= Société préhistorique luxembourgeoise =

The Société préhistorique luxembourgeoise (S.P.L.) syndicates people interested in the Prehistory and Protohistory of the Grand-Duchy of Luxembourg. The association currently counts 199 members (2013), of which 34 are from abroad, and is located in the town of Waldbillig.

The S.P.L. was founded on June 11, 1979 in Luxembourg-City. The founding members were: Germaine Geiben-Bianchy (Diekirch), Joseph Herr (Diekirch), Marcel Lamesch (Luxembourg-City), Jean Joseph (John. J.) Muller (Luxembourg-City), Liette Muller-Schneider (Luxembourg-City), Fernand Spier (Luxembourg-City), Norbert Theis (Esch-sur-Alzette), Édouard Thibold (Echternach), Georges Thill (Gonnerange), Raymond Waringo (Bettembourg) a Pierre Ziesaire (Bridel). Fernand Spier became president, Pierre Ziesaire vice-president, John. J. Muller secretary and Georges Thill treasurer of the association.

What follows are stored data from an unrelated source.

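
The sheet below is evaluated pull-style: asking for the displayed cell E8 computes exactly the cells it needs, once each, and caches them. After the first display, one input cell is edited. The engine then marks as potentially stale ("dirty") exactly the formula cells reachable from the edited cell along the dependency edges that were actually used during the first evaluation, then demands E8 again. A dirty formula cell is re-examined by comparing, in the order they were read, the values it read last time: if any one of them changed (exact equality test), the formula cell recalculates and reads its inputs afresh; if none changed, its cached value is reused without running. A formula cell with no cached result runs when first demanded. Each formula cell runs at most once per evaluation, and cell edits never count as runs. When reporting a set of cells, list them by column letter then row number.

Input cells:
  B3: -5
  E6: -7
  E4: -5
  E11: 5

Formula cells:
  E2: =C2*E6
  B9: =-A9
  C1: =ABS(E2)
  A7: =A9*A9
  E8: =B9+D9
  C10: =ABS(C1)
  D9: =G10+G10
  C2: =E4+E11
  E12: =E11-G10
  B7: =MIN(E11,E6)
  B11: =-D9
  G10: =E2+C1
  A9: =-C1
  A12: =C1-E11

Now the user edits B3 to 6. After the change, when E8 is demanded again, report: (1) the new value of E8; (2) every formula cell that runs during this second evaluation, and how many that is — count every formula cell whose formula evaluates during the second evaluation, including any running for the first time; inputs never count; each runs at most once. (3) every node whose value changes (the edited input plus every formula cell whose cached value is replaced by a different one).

First demand of the output computes:
  C2 = -5 + 5 = 0
  E2 = 0 * -7 = 0
  C1 = ABS(0) = 0
  A9 = -(0) = 0
  B9 = -(0) = 0
  G10 = 0 + 0 = 0
  D9 = 0 + 0 = 0
  E8 = 0 + 0 = 0

After the edit, cleaning proceeds:
  no node depends on B3 at all; the second demand re-runs nothing.

Note the shortcut — nothing in the graph depends on B3 at all, so no recomputation happens.

Demanding E8 again yields 0.
0 formula cells run: none.
The nodes whose values change: B3.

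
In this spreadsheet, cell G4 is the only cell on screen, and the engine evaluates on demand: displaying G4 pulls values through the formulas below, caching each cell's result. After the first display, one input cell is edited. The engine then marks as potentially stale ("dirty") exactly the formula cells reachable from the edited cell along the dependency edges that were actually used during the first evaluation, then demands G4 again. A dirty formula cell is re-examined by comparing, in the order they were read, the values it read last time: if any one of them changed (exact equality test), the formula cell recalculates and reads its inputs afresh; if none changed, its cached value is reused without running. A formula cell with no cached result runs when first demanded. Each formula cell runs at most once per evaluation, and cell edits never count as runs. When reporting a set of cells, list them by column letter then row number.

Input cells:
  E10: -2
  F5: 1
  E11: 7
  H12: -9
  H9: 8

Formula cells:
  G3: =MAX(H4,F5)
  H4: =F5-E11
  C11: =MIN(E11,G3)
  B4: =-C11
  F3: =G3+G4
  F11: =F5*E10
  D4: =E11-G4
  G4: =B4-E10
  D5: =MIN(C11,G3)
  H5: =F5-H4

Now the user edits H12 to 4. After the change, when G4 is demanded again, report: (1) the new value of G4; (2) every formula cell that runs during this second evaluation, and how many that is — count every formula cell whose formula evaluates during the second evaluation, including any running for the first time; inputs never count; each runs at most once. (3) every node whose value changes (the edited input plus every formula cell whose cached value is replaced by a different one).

Initial pass — values computed on the first demand:
  H4 = 1 - 7 = -6
  G3 = MAX(-6, 1) = 1
  C11 = MIN(7, 1) = 1
  B4 = -(1) = -1
  G4 = -1 - -2 = 1

Second demand — change propagation:
  no demanded computation ever read H12, so the edit dirties nothing and nothing runs.

The important point: nothing the output needs ever reads H12, so the edit is invisible to it.

G4 now evaluates to 1.
Run set: none (0 run).
Changed values: H12.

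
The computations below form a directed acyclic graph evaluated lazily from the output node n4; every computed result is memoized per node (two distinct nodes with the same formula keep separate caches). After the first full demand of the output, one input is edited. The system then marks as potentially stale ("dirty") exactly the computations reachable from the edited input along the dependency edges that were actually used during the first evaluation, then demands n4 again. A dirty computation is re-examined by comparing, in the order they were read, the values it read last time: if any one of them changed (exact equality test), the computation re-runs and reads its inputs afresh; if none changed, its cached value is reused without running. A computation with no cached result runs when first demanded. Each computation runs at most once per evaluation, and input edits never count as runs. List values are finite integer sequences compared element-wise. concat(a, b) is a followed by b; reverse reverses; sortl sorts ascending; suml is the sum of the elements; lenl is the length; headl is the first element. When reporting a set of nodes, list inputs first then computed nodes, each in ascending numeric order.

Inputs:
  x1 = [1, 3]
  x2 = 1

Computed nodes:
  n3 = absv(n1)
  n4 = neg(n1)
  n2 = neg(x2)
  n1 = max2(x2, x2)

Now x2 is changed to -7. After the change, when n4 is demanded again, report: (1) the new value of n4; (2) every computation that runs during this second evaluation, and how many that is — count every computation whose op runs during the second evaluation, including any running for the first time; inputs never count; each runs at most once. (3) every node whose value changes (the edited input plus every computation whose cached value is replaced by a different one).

Demanding n4 again yields 7.
2 computations run: n1, n4.
The nodes whose values change: x2, n1, n4.

First demand of the output computes:
  n1 = max2(1, 1) = 1
  n4 = neg(1) = -1

After the edit, cleaning proceeds:
  n1: a read changed (x2 1->-7; x2 1->-7) — executes, giving -7.
  n4: a read changed (n1 1->-7) — executes, giving 7.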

At first, the association was located in Luxembourg-City and in 2007 was transferred to Waldbillig.

Since 1979, the S.P.L. publishes a scientific journal, the Bulletin de la Société préhistorique luxembourgeoise, containing mainly papers about prehistoric research in Luxembourg, but also from abroad. The 34th publication will be printed in 2013.

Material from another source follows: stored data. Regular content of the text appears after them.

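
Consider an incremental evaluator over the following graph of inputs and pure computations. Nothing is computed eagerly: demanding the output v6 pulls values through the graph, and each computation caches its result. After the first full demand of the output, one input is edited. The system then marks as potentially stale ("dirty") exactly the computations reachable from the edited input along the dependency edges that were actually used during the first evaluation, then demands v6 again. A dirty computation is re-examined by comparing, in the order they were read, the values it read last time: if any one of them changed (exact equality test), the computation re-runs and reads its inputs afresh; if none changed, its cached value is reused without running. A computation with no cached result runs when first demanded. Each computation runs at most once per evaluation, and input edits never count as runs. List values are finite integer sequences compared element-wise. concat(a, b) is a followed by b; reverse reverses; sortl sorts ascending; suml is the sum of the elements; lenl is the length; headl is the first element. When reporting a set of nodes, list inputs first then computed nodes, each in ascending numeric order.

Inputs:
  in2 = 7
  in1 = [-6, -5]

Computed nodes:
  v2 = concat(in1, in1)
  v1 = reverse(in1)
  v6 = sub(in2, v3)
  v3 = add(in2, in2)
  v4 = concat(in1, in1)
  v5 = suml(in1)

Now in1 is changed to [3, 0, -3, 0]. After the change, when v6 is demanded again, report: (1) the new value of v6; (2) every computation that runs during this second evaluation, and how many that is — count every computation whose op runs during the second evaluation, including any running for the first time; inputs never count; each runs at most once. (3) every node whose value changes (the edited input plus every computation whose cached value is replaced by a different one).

Initial pass — values computed on the first demand:
  v3 = add(7, 7) = 14
  v6 = sub(7, 14) = -7

Second demand — change propagation:
  no demanded computation ever read in1, so the edit dirties nothing and nothing runs.

The important point: nothing the output needs ever reads in1, so the edit is invisible to it.

v6 now evaluates to -7.
Run set: none (0 run).
Changed values: in1.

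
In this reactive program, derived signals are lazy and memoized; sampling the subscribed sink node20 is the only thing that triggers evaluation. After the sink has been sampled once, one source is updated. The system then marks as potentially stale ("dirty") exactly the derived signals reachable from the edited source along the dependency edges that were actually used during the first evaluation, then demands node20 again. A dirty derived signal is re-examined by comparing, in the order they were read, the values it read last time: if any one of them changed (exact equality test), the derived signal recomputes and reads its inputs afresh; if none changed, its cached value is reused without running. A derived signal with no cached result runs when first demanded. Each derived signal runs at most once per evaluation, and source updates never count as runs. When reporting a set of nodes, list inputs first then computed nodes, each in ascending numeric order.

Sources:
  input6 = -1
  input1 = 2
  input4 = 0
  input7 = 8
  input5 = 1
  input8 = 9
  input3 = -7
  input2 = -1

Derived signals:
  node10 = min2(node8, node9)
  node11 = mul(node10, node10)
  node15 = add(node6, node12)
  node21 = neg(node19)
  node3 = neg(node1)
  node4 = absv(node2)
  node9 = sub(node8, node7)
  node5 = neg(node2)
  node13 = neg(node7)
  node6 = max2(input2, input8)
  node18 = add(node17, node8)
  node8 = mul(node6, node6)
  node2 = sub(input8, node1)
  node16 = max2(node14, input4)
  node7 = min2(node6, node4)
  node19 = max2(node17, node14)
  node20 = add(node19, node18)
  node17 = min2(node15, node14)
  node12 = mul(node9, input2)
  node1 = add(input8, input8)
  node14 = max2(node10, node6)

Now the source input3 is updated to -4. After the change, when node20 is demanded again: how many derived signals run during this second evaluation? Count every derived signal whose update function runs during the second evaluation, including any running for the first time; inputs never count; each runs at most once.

0 derived signals run: none.
Note the shortcut — nothing in the graph depends on input3 at all, so no recomputation happens.

First demand of the output computes:
  node1 = add(9, 9) = 18
  node2 = sub(9, 18) = -9
  node4 = absv(-9) = 9
  node6 = max2(-1, 9) = 9
  node7 = min2(9, 9) = 9
  node8 = mul(9, 9) = 81
  node9 = sub(81, 9) = 72
  node10 = min2(81, 72) = 72
  node12 = mul(72, -1) = -72
  node14 = max2(72, 9) = 72
  node15 = add(9, -72) = -63
  node17 = min2(-63, 72) = -63
  node18 = add(-63, 81) = 18
  node19 = max2(-63, 72) = 72
  node20 = add(72, 18) = 90

After the edit, cleaning proceeds:
  no node depends on input3 at all; the second demand re-runs nothing.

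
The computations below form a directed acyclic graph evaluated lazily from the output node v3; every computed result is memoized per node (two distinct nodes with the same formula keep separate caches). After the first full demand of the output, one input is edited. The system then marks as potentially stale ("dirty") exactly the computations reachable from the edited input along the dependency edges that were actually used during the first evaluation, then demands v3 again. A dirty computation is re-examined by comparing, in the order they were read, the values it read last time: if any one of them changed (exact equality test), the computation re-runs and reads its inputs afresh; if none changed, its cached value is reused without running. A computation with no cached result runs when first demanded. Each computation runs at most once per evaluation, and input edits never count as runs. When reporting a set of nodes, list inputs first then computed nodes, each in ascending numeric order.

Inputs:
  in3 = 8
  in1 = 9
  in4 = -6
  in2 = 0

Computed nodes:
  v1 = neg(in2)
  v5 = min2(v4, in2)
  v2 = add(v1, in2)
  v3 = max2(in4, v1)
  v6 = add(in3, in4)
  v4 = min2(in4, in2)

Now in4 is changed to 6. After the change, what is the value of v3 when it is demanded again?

Demanding v3 again yields 6.

First demand of the output computes:
  v1 = neg(0) = 0
  v3 = max2(-6, 0) = 0

After the edit, cleaning proceeds:
  v3: a read changed (in4 -6->6) — executes, giving 6.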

The association organises regular conferences, colloquiums and guided tours, exhibitions as well as field trips.

==Literatur==
- Spier, F., 2009. Les 30 ans de la Société Préhistorique Luxembourgeoise: un aperçu historique, 1979-2009. Bulletin de la Société préhistorique luxembourgeoise 29 (2007), p. 9-40.
- Muller-Schneider, J.J., 2009. Les activités de la Société Préhistorique Luxembourgeoise au fil des années. Bulletin de la Société préhistorique luxembourgeoise 29 (2007), p. 41-55.
- Muller-Schneider, J.J., 2009. L'acte constitutif de la Société Préhistorique Luxembourgeoise: les statuts. Bulletin de la Société préhistorique luxembourgeoise 29 (2007), p. 77-79.